Field-Level Confidence Calibration
For human review routing, confidence scores should be calibrated at the field level, not the document level. A document might have a confidently-extracted company name but an uncertain tax amount. Routing the entire document for human review wastes reviewer time; routing just the uncertain fields is more efficient.
These confidence scores must be calibrated using labeled validation sets — you compare the model's expressed confidence against actual accuracy on known-correct data to ensure that "90% confidence" actually corresponds to roughly 90% accuracy. Without calibration, confidence scores are just numbers with no reliable meaning.
Track accuracy per document type (or category, or field), not just as an aggregate metric. A headline "97% accuracy" can hide severe underperformance on specific subsets that stratified analysis would reveal.
Watch for answers that rely on aggregate accuracy metrics alone to argue the system is reliable.
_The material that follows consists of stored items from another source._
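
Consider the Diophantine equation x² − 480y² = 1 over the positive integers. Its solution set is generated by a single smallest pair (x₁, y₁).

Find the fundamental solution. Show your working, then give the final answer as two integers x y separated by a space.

√480 → a₀=21, period (1,9,1,42); ℓ=4 even so k=3
i=0: a=21 ⇒ p=21, q=1
…
i=2: a=9 ⇒ p=219, q=10
i=3: a=1 ⇒ p=241, q=11
fundamental: x₁=241, y₁=11  (since 58081 − 480·121 = 1)

241 11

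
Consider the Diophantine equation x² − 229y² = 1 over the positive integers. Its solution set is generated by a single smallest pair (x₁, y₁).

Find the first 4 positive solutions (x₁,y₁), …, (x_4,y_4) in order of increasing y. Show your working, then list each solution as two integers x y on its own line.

5848201 386460
68402909872801 4520191516920
800067931842043513801 52869977098885735380
9357916158133073035999171201 618388505879356792878585840

[15; 7,1,1,7,30] for √229; ℓ=5 ⇒ convergent index 9
i=0: a=15 ⇒ p=15, q=1
…
i=7: a=1 ⇒ p=413926, q=27353
i=8: a=1 ⇒ p=776325, q=51301
i=9: a=7 ⇒ p=5848201, q=386460
(x₁, y₁) = (5848201, 386460);  5848201² − 229·386460² = 1 ✓
(5848201+386460√229)^2 = 68402909872801 + 4520191516920√229
(5848201+386460√229)^3 = 800067931842043513801 + 52869977098885735380√229
(5848201+386460√229)^4 = 9357916158133073035999171201 + 618388505879356792878585840√229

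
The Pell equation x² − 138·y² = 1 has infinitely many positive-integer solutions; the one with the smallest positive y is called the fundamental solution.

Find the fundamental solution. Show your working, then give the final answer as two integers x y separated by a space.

47 4

√138 = [11; 1,2,1,22, …], period ℓ=4 (even) → k=3
a_0=11:  p_0=11·1+0=11,  q_0=11·0+1=1
a_1=1:  p_1=1·11+1=12,  q_1=1·1+0=1
a_2=2:  p_2=2·12+11=35,  q_2=2·1+1=3
a_3=1:  p_3=1·35+12=47,  q_3=1·3+1=4
(x₁, y₁) = (47, 4);  47² − 138·4² = 1 ✓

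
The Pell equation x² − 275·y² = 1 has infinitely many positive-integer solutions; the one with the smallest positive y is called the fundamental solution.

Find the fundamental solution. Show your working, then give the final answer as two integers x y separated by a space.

d=275: √d = [16; 1,1,2,1,1,32] (ℓ=6, even), read p_5/q_5
a_0=16:  p_0=16·1+0=16,  q_0=16·0+1=1
…
a_4=1:  p_4=1·83+33=116,  q_4=1·5+2=7
a_5=1:  p_5=1·116+83=199,  q_5=1·7+5=12
(x₁, y₁) = (199, 12);  199² − 275·12² = 1 ✓

199 12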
The correct answer will emphasize per-category or per-document-type accuracy tracking and stratified evaluation.
Preserve Information Provenance in Multi-Source Synthesis
When an agent synthesizes information from multiple sources — combining research from different sub-agents, merging data from several API calls, or consolidating findings from multiple documents — source attribution tends to get lost. The final summary presents conclusions without indicating which source contributed which claim, making it impossible to verify or resolve conflicts.
How Attribution Gets Lost
The typical failure mode is a summarization step that compresses findings from multiple sources into flowing prose. "Revenue increased 15% year-over-year" is presented as fact, but it might have come from Source A (which reported 15%) while Source B reported 12%. Without claim-source mappings preserved through the synthesis pipeline, the conflict is invisible and the reader has no way to assess the reliability of the claim.
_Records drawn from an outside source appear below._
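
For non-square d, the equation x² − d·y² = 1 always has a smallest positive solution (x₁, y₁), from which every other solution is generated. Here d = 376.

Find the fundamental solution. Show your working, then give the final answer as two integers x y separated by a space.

d=376: √d = [19; 2,1,1,3,1,…,1,2,38] (ℓ=16, even), read p_15/q_15
i=0: a=19 ⇒ p=19, q=1
…
i=2: a=1 ⇒ p=58, q=3
i=3: a=1 ⇒ p=97, q=5
i=4: a=3 ⇒ p=349, q=18
i=5: a=1 ⇒ p=446, q=23
i=6: a=2 ⇒ p=1241, q=64
i=7: a=2 ⇒ p=2928, q=151
i=8: a=4 ⇒ p=12953, q=668
i=9: a=2 ⇒ p=28834, q=1487
i=10: a=2 ⇒ p=70621, q=3642
i=11: a=1 ⇒ p=99455, q=5129
…
i=13: a=1 ⇒ p=468441, q=24158
i=14: a=1 ⇒ p=837427, q=43187
i=15: a=2 ⇒ p=2143295, q=110532
fundamental: x₁=2143295, y₁=110532  (since 4593713457025 − 376·12217323024 = 1)

2143295 110532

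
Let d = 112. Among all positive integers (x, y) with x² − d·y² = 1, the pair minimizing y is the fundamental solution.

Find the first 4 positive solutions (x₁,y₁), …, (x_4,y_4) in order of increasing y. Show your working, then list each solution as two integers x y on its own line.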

Handling Conflicting Statistics
When multiple sources provide conflicting data points, the system should not silently pick one or average them. Instead, it should annotate the conflict with source attribution: "Revenue growth: 15% (Source: Company annual report, 2024) vs. 12% (Source: Industry analyst estimate, Q3 2024)." This preserves the disagreement and lets the consumer make an informed decision.
Temporal Data Requirements
Statistics and data points without temporal context are ambiguous at best and misleading at worst. A market share figure from 2022 should not be presented alongside a revenue figure from 2024 as though they describe the same moment. Require publication or collection dates for all data points to prevent misinterpretation of stale or mismatched information.
Structured claim-source mappings must be preserved through every synthesis step. Each factual claim should trace back to its source, and conflicting data should be annotated with attribution rather than silently resolved.